FROM ANNALS OF INTERNAL MEDICINE

Screening for and treating chronic kidney disease (CKD) in all U.S. adults 35-75 years old is cost effective using a strategy that starts by measuring their urine albumin-creatinine ratio (UACR) followed by confirmatory tests and treatment of confirmed cases with current standard-care medications, according to an analysis published in the Annals of Internal Medicine.

This new evidence may prove important as the U.S. Preventive Services Task Force has begun revisiting its 2012 conclusion that “evidence is insufficient to assess the balance of benefits and harms of routine screening for chronic kidney disease in asymptomatic adults.”

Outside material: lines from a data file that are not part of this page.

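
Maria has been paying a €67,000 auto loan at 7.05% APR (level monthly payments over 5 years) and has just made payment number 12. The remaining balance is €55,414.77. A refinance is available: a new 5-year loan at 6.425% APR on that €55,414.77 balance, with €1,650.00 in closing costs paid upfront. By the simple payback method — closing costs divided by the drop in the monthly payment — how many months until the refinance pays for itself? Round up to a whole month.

Current payment = 67,000 × 7.05%/12 / (1 − (1+0.0058750)^−60) = €1,328.26.
Refinanced payment = 55,414.77 × 0.0053542 / (1 − (1+0.0053542)^−60) = €1,082.31.
Monthly savings = €1,328.26 − €1,082.31 = €245.95.
Break-even = €1,650.00 / €245.95 = 6.71 → 7 months.

7 months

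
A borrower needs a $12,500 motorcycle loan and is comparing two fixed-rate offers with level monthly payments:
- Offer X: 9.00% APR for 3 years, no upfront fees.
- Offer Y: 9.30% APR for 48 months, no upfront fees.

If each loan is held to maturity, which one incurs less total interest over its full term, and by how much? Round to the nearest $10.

Offer X by $710

Offer X: monthly rate = 9%/12 = 0.0075000; payment = 12,500 × 0.0075000 / (1 − (1+0.0075000)^−36) = $397.50.
Total interest on Offer X = 36 × $397.50 − $12,500 = $1,810.00.
Offer Y: monthly rate = 9.3%/12 = 0.0077500; payment = 12,500 × 0.0077500 / (1 − (1+0.0077500)^−48) = $312.85.
Total interest on Offer Y = 48 × $312.85 − $12,500 = $2,516.80.
Offer X is lower by $706.80.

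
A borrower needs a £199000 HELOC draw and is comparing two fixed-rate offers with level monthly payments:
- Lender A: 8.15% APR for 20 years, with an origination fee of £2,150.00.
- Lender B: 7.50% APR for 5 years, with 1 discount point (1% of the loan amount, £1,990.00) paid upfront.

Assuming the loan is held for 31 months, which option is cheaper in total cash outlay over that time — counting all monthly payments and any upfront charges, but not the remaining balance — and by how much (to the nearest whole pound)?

Lender A: monthly rate = 8.15%/12 = 0.0067917; payment = 199,000 × 0.0067917 / (1 − (1+0.0067917)^−240) = £1,683.14.
Lender B: at 7.50% the monthly rate is 0.0062500, so the payment is 199,000 × 0.0062500 / (1 − 1.0062500^−60) = £3,987.55.
Over 31 months: Lender A costs 31 × £1,683.14 + £2,150.00 = £54,327.34; Lender B costs 31 × £3,987.55 + £1,990.00 = £125,604.05.
Lender A is cheaper by £125,604.05 − £54,327.34 = £71,276.71.

Lender A by £71,277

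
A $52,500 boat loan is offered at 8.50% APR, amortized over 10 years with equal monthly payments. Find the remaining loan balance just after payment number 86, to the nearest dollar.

$19,607

With monthly rate i = 8.5%/12 = 0.0070833, the balance after k of n payments is P · [(1+i)^n − (1+i)^k] / [(1+i)^n − 1].
(1+0.0070833)^120 = 2.33264712 and (1+0.0070833)^86 = 1.83495386, so the balance is 52,500 × (2.33264712 − 1.83495386) / (2.33264712 − 1) = $19,606.76.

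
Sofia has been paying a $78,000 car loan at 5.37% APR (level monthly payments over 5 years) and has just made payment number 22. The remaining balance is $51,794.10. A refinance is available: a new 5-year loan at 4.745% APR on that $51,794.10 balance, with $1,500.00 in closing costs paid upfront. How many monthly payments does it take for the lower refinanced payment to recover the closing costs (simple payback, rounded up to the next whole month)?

3 months

Current payment = 78,000 × 5.37%/12 / (1 − (1+0.0044750)^−60) = $1,485.21.
Refinanced payment = 51,794.10 × 0.0039542 / (1 − (1+0.0039542)^−60) = $971.38.
Monthly savings = $1,485.21 − $971.38 = $513.83.
Break-even = $1,500.00 / $513.83 = 2.92 → 3 months.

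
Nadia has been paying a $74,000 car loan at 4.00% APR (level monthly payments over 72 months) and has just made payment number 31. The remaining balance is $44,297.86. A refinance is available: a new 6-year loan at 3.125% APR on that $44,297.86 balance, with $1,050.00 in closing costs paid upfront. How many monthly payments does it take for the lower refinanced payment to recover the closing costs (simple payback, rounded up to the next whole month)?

3 months

Current payment = 74,000 × 4%/12 / (1 − (1+0.0033333)^−72) = $1,157.74.
Refinanced payment = 44,297.86 × 0.0026042 / (1 − (1+0.0026042)^−72) = $675.53.
Monthly savings = $1,157.74 − $675.53 = $482.21.
Break-even = $1,050.00 / $482.21 = 2.18 → 3 months.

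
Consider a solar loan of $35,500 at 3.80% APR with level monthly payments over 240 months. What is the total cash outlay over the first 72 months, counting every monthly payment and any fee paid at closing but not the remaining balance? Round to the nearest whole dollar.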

Ms. Marika M. Cusick, Stanford (Calif.) University

Ms. Marika M. Cusick

A big difference between 2012 and today has been that sodium-glucose cotransporter 2 (SGLT2) inhibitors arrived on the scene as an important complement to well-established treatment with an angiotensin-converting enzyme inhibitor or angiotensin receptor blocker. SGLT2 inhibitors have been documented as safe and effective for slowing CKD progression regardless of a person’s diabetes status, and have “dramatically altered” first-line treatment of adults with CKD, wrote the authors of the new study.

‘Large population health gains’ from CKD screening

“Given the high prevalence of CKD, even among those without risk factors, low-cost screening combined with effective treatment using SGLT2 inhibitors represent value,” explained Marika M. Cusick, lead author of the report, a PhD student, and a health policy researcher at Stanford (Calif.) University. “Our results show large population health gains can be achieved through CKD screening,” she said in an interview.

“This is a well-designed cost-effectiveness analysis that, importantly, considers newer treatments shown to be effective for slowing progression of CKD. The overall findings are convincing,” commented Deidra C. Crews, MD, a nephrologist and professor at Johns Hopkins University in Baltimore who was not involved in the research.

Dr. Crews, who is also president-elect of the American Society of Nephrology noted that the findings “may be a conservative estimate of the cost-effectiveness of CKD screening in certain subgroups, particularly when considering profound racial, ethnic and socioeconomic disparities in survival and CKD progression.”

The USPSTF starts a relook

The new evidence of cost-effectiveness of routine CKD screening follows the USPSTF’s release in January 2023 of a draft research plan to reassess the potential role for CKD screening of asymptomatic adults in the United States, the first step on a potential path to a revised set of recommendations. Public comment on the draft plan closed in February, and based on the standard USPSTF development steps and time frames, a final recommendation statement could appear by early 2026.

Revisiting the prior USPSTF decision from 2012 received endorsement earlier in 2023 from the ASN. The organization issued a statement last January that cited “more than a decade of advocacy in support of more kidney health screening by ASN and other stakeholders dedicated to intervening earlier to slow or stop the progression of kidney diseases.”

A more detailed letter of support for CKD screening sent to top USPSTF officials followed in February 2023 from ASN president Michelle A. Josephson, MD, who said in part that “ASN believes that kidney care is at an inflection point. There are now far more novel therapeutics to slow the progression of CKD, evidence to support the impact of nonpharmacologic interventions on CKD, and an increased commitment in public health to confront disparities and their causes.”